Versicherungen und Steuern
Sie haben sicherlich schon einmal vom Alterseinkünftegesetz gehört. Damit wurden seit dem 01.01.2005 nicht nur die Karten für die Rentner neu gemischt, sondern auch die Abzugsmöglichkeiten für die Aufwendungen zur gesetzlichen Rentenversicherung verändert. Für die sonstigen Versicherungen wie Kranken-, Unfall-, Arbeitslosen-, Pflege- und Haftpflichtversicherung heißt das: Wir müssen den Gürtel enger schnallen!

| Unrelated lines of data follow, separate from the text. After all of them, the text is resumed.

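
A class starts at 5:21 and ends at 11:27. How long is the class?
From 5:21 to 11:27:
(11 x 60 + 27) - (5 x 60 + 21) = 687 - 321 = 366 minutes
= 6 hours and 6 minutes

Final answer: 6 hours and 6 minutes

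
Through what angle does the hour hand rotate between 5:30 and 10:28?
The hour hand moves 0.5 degrees per minute.
Time elapsed: 10:28 - 5:30 = 298 minutes
Angular displacement: 298 x 0.5 = 149 degrees

Final answer: 149 degrees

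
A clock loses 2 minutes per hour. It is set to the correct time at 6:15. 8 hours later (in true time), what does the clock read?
For every 60 true minutes, the faulty clock advances 60 - 2 = 58 minutes.
True elapsed: 8 hours = 480 minutes.
Faulty clock advances: 480 x 58/60 = 464 minutes (drift: 16 minutes behind).
Shown time: 6:15 + 464 minutes = 1:59.

Final answer: 1:59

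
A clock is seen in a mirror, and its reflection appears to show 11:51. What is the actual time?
Reflection across the vertical (12-6) axis maps a hand at angle A degrees to (360 - A) degrees, which sends a reading of T minutes past 12:00 to (720 - T) minutes past 12:00.
Mirror reads 11:51 = 711 minutes past 12:00.
Actual time: (720 - 711) mod 720 = 9 minutes = 12:09.

Final answer: 12:09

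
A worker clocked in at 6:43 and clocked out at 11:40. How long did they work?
From 6:43 to 11:40:
(11 x 60 + 40) - (6 x 60 + 43) = 700 - 403 = 297 minutes
= 4 hours and 57 minutes

Final answer: 4 hours and 57 minutes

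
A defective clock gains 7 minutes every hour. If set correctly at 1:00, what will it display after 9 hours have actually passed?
For every 60 true minutes, the faulty clock advances 60 + 7 = 67 minutes.
True elapsed: 9 hours = 540 minutes.
Faulty clock advances: 540 x 67/60 = 603 minutes (drift: 63 minutes ahead).
Shown time: 1:00 + 603 minutes = 11:03.

Final answer: 11:03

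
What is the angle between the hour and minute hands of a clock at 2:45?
Hour hand position: 2 x 30 + 45 x 0.5 = 82.5 degrees
Minute hand position: 45 x 6 = 270 degrees
Difference: |82.5 - 270| = 187.5 degrees
Since 187.5 > 180, the smaller angle is 360 - 187.5 = 172.5 degrees

Final answer: 172.5 degrees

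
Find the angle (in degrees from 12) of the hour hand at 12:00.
The hour hand moves 30 degrees per hour and 0.5 degrees per minute.
At 12:00: (0) x 30 + 0 x 0.5 = 0 + 0 = 0 degrees

Final answer: 0 degrees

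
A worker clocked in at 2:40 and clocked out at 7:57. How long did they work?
From 2:40 to 7:57:
(7 x 60 + 57) - (2 x 60 + 40) = 477 - 160 = 317 minutes
= 5 hours and 17 minutes

Final answer: 5 hours and 17 minutes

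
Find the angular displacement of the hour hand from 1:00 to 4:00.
The hour hand moves 0.5 degrees per minute.
Time elapsed: 4:00 - 1:00 = 180 minutes
Angular displacement: 180 x 0.5 = 90 degrees

Final answer: 90 degrees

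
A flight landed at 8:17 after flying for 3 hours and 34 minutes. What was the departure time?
Starting time: 8:17 = 497 total minutes past 12:00
Subtracting: 3 hours and 34 minutes = 214 minutes
497 - 214 = 283 minutes
= 4 hours and 43 minutes past 12:00 = 4:43

Final answer: 4:43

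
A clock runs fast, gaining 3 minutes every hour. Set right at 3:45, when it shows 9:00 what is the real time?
For every 60 true minutes, the faulty clock advances 63 minutes, so 1 faulty-clock minute corresponds to 60/63 true minutes.
From 3:45 to 9:00 on the faulty dial is 315 minutes.
True elapsed: 315 x 60/63 = 300 minutes = 5 hours.
True time: 3:45 + 5 hours = 8:45.

Final answer: 8:45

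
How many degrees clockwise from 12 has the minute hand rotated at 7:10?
The minute hand moves 6 degrees per minute.
At 7:10: 10 x 6 = 60 degrees

Final answer: 60 degrees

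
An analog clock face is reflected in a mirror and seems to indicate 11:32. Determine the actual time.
Reflection across the vertical (12-6) axis maps a hand at angle A degrees to (360 - A) degrees, which sends a reading of T minutes past 12:00 to (720 - T) minutes past 12:00.
Mirror reads 11:32 = 692 minutes past 12:00.
Actual time: (720 - 692) mod 720 = 28 minutes = 12:28.

Final answer: 12:28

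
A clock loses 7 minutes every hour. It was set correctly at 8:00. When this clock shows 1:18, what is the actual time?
For every 60 true minutes, the faulty clock advances 53 minutes, so 1 faulty-clock minute corresponds to 60/53 true minutes.
From 8:00 to 1:18 on the faulty dial is 318 minutes.
True elapsed: 318 x 60/53 = 360 minutes = 6 hours.
True time: 8:00 + 6 hours = 2:00.

Final answer: 2:00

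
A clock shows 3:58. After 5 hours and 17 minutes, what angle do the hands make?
First find the time 5 hours and 17 minutes after 3:58.
Total minutes: 3 x 60 + 58 + 5 x 60 + 17 = 555.
555 mod 720 = 555 minutes = 9:15.
Now compute the angle at 9:15:
Hour hand: 9 x 30 + 15 x 0.5 = 277.5 degrees
Minute hand: 15 x 6 = 90 degrees
Difference: |277.5 - 90| = 187.5 degrees
Smaller angle: 360 - 187.5 = 172.5 degrees

Final answer: 172.5 degrees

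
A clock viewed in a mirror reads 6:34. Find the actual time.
Reflection across the vertical (12-6) axis maps a hand at angle A degrees to (360 - A) degrees, which sends a reading of T minutes past 12:00 to (720 - T) minutes past 12:00.
Mirror reads 6:34 = 394 minutes past 12:00.
Actual time: (720 - 394) mod 720 = 326 minutes = 5:26.

Final answer: 5:26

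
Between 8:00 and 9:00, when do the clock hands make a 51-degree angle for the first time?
At t minutes past 8:00, the hour hand is at 30 x 8 + 0.5t degrees and the minute hand is at 6t degrees.
The smaller angle between them is 51 degrees when |30H - 5.5t| = 51 or |30H - 5.5t| = 309.
With H = 8, solve 30 x 8 - 5.5t = +/- target for each target:
  t = (30 x 8 - 51) / 5.5 = 34.36
  t = (30 x 8 + 51) / 5.5 = 52.91
  t = (30 x 8 - 309) / 5.5 = -12.55 (outside (0, 60))
  t = (30 x 8 + 309) / 5.5 = 99.82 (outside (0, 60))
Valid solutions in (0, 60): {34.36, 52.91} minutes.
The first occurrence is t = 34.36 minutes.
The hands form a 51-degree angle at 34.36 minutes past 8:00.

Final answer: 34.36 minutes past 8:00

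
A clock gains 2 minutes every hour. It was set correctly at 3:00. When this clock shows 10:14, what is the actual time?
For every 60 true minutes, the faulty clock advances 62 minutes, so 1 faulty-clock minute corresponds to 60/62 true minutes.
From 3:00 to 10:14 on the faulty dial is 434 minutes.
True elapsed: 434 x 60/62 = 420 minutes = 7 hours.
True time: 3:00 + 7 hours = 10:00.

Final answer: 10:00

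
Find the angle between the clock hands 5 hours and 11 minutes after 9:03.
First find the time 5 hours and 11 minutes after 9:03.
Total minutes: 9 x 60 + 3 + 5 x 60 + 11 = 854.
854 mod 720 = 134 minutes = 2:14.
Now compute the angle at 2:14:
Hour hand: 2 x 30 + 14 x 0.5 = 67 degrees
Minute hand: 14 x 6 = 84 degrees
Difference: |67 - 84| = 17 degrees
The angle is 17 degrees

Final answer: 17 degrees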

An dieser Stelle müsste nun eigentlich ein verwirrendes Berechnungsschema folgen, das zeigt, wer wann noch wie viel absetzen kann. Doch das sparen wir uns, denn für „normale“ Durchschnittsverdiener oder sogar „Besserverdienende“ im Angestelltenverhältnis kann alles auf einen einfachen Nenner gebracht werden: Die neuen Höchstbeträge für die sonstigen Versicherungen werden schon mit den Pflichtbeiträgen bzw. den freiwilligen Beiträgen zur Kranken-, Pflege- und Arbeitslosenversicherung erreicht.
Schließen Sie zusätzlich eine Unfall- oder Haftpflichtversicherung ab, bleiben die Ausgaben bereits unberücksichtigt. Besonders gravierend ist, dass sowohl ihre bestehenden Lebensversicherungen als auch neu abgeschlossene Kapitallebensversicherungen generell vom Abzug ausgenommen sind. Kapitallebensversicherungen taugen also bestenfalls noch für eine - sowieso nicht gerade üppige - Verzinsung. Lassen Sie sich von Ihrem Versicherungsvertreter also nicht „schönrechnen“, was nicht mehr schön ist.